At Cheltenham Art Gallery & Museum Arts and Crafts Museum

Aesthetic Jewellery

Aesthetic Jewellery

1

Designed by C R Ashbee and made by the Guild of Handicrafts around 1900.

2

Silver with gold wirework, pearl, garnets, almandines, tourmaline and amethyst. The soft mauves, purples and creamy pearl work well with the silver.

3

The back of this piece has been badly damaged but may have been a brooch, pendant or hair ornament.

4

It is likely that it would have had hanging pendant stones now missing below the amethyst.

5

Peacocks recur in Ashbee's designs and had significance for him as a symbol of the richness of colour and lavish craftsmanship of the Arts and Crafts Movement.
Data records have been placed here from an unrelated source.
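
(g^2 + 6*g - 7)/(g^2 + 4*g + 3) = (g^2 + 6*g - 7)/(g^2 + 4*g + 3)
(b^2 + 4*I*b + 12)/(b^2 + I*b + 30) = (b - 2*I)/(b - 5*I)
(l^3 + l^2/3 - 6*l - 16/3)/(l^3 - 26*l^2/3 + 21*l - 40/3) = (l^2 + 3*l + 2)/(l^2 - 6*l + 5)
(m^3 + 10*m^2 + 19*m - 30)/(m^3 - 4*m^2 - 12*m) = (-m^3 - 10*m^2 - 19*m + 30)/(m*(-m^2 + 4*m + 12))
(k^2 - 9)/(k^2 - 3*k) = (k + 3)/k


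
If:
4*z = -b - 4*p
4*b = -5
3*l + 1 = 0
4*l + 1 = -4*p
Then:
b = -5/4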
Its combination of pride and 'fine feathers' makes it an apt image for jewellery - providing the wearer with beauty by association and a reminder of the sin of pride. There is also evidence, in a note written by Ashbee about a design by D S MacColl of a peacock and a fountain, that he was conscious of its role as a symbol of the Resurrection, and it seems likely that in his single-minded way he was referring to the resurrection of the crafts. This is a fairly modest example in comparison with the more luxurious peacocks made by the Guild. These items of jewellery varied considerably in technique of making, form and colour.

6

Facet-cut stones are traditionally set high within claws so that light can pass through the flat surfaces and create reflections. These stones have unusually been set with a continuous band of metal, called a bezel, which is drawn up and burnished over the edges to secure the stone.

7

It is curious that Ashbee has stipulated facet-cut garnets as he had declared in 1894 that garnets should always be en cabochon, a continuous soft dome shape to the gemstone.